According to a Cambridge professor, roughly 50% of the Eurozone’s imports are invoiced in USD (O Falk, 2022). With a weakened Euro, their Dollar imports will get more expensive, exacerbating inflation. Households and businesses will feel the pinch, especially if they import their goods and services. The upside is that Euro exports will be cheaper and likely to benefit major Euro exporters like Germany and France, improving their competitiveness (O Falk, 2022). This also includes tourism, which is now “on sale”, prompting increased travel to Europe (O’Brien, 2022).
Sunday, 15 May 2022
Food price increase, 2022
40% increase in wheat prices in 2022? (World Bank). You may have noticed, food prices have been increasing over the past few months. CNBC reported that food-at-home prices are expected to increase by 3-4% before 2023, and grocery prices have increased 7.9% in February 2022. The price increase is a general figure, and actual increase varies depending on the type of food. For example, meat and fish are up 13%, whereas vegetables are up at a much lower 4.3%.
(note that these numbers are specific to the US, and different countries experience different levels of price variations)
Reasons for the price increase:
1) Covid-19. Business shutdowns and country lockdowns strained supply chains, shortage of labour, concerns of food security which caused some countries to limit supply to the global market.
2) Ukraine crisis. Russia and Ukraine account for almost 1/3 of the global wheat and barley market, and majority of the world's export of sunflower oil (cooking oil). Some knock-on effects include other exporting countries to ban their own exports to maintain food security in their countries.
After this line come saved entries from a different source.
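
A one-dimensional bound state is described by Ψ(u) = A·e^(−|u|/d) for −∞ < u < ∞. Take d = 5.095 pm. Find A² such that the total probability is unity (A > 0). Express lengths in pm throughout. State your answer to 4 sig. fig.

A^2 ≈ 0.1963 pm^(-1)

The normalization condition is ∫|Ψ|² du = 1 from −∞ to ∞.
Recall ∫₀^∞ u^m e^(−u/β) du = m!·β^(m+1), the integral (without the A² prefactor) comes out to d.
So A² = (d)^(−1).
Substituting d = 5.095 gives A² = 0.19627, so A = 0.44302.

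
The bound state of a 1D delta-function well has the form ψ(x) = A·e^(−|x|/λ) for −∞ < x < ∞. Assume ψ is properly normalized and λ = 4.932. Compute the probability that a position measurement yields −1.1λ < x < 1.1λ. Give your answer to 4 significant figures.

P = ∫_{−1.1λ}^{1.1λ} |ψ(x)|² dx.
The normalization integral ∫|ψ|²dx over the whole domain equals λ·A², and A² cancels in the ratio.
By symmetry take twice the x ≥ 0 contribution in numerator and denominator; the 2's cancel. Substituting u = x/λ, A² and the length scale cancel in the ratio: P = ∫_{0}^{1.1} e^(-2·u) du / ∫_{0}^{∞} e^(-2·u) du.
With ∫ e^(-2·u) du = -e^(-2·u)/2 + C, the region integral is 1/2 - e^(-11/5)/2 and the full one is 1/2.
This works out to P = 0.88920.

P ≈ 0.8892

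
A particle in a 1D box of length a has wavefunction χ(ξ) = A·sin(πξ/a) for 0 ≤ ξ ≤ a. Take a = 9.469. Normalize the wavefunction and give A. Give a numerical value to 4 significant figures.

A ≈ 0.4596

We need A² ∫|f|² dξ = 1, taking the integral from 0 to a.
With ∫₀^a sin²(nπξ/a) dξ = a/2, ∫|χ|² dξ = A²·(a/2).
So A² = (a/2)^(−1).
With a = 9.469: A² = 0.21122 and A = 0.45958.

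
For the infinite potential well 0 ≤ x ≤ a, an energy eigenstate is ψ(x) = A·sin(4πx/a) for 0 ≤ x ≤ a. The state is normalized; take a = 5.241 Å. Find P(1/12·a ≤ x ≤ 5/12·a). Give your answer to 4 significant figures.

The probability is P = ∫ |ψ|² dx over [1/12·a, 5/12·a].
With A² fixed by ∫|ψ|² = 1, i.e. A² = (a/2)^(−1), substitute and integrate.
Let u = x/a; then A² and the length scale cancel, so P = ∫_{1/12}^{5/12} sin(4·π·u)^2 du ÷ ∫_{0}^{1} sin(4·π·u)^2 du.
With ∫ sin(4·π·u)^2 du = u/2 - sin(4·π·u)·cos(4·π·u)/(8·π) + C, the region integral is √(3)/(16·π) + 1/6 and the full one is 1/2.
Evaluating gives P = (√(3)/8 + π/3)/π.

P ≈ 0.4022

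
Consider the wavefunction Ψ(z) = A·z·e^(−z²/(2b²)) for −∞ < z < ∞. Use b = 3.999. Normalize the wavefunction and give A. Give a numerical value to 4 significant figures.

Normalization requires ∫|Ψ|² dz = 1, integrated from −∞ to ∞.
Differentiating ∫e^(−αz²) dz = √(π/α) under α to get the higher moments, ∫|Ψ|² dz = A²·(√(π)·b^3/2).
So A² = (√(π)·b^3/2)^(−1).
Plugging in b = 3.999 yields A = 0.13283.

A ≈ 0.1328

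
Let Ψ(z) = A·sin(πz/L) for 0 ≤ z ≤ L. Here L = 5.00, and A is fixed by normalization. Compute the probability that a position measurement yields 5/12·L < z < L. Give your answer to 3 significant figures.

P = ∫_{5/12·L}^{L} |Ψ(z)|² dz.
With A² fixed by ∫|Ψ|² = 1, i.e. A² = (L/2)^(−1), substitute and integrate.
Let u = z/L; then A² and the length scale cancel, so P = ∫_{5/12}^{1} sin(π·u)^2 du ÷ ∫_{0}^{1} sin(π·u)^2 du.
With ∫ sin(π·u)^2 du = u/2 - sin(2·π·u)/(4·π) + C, the region integral is 1/(8·π) + 7/24 and the full one is 1/2.
This works out to P = (3 + 7·π)/(12·π).

P ≈ 0.663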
Countries have begun to be more protectionist and reduced reliance on foreign countries during the pandemic. This issue of food shortage will likely spur further protectionism (as already seen in the case of Indonesia banning palm oil exports), and countries already facing a food crisis will likely bear the brunt of the food shortage. Such countries include Somalia, which obtained most of its wheat from Russia and Ukraine in 2021.
As individuals, we can reduce food waste, help one another out, or even plant some foods of our own. Let's hope things get better ASAP.
Edit: why did the price of meat and fish increase more than vegetables? This is dependent on how the supply chains have been affected. Meat and fish are said to have more labour involved along the value chain as compared to vegetables, which could be a reason for this. Aside from labour shortages, food for livestock are also more expensive now, further driving up the cost.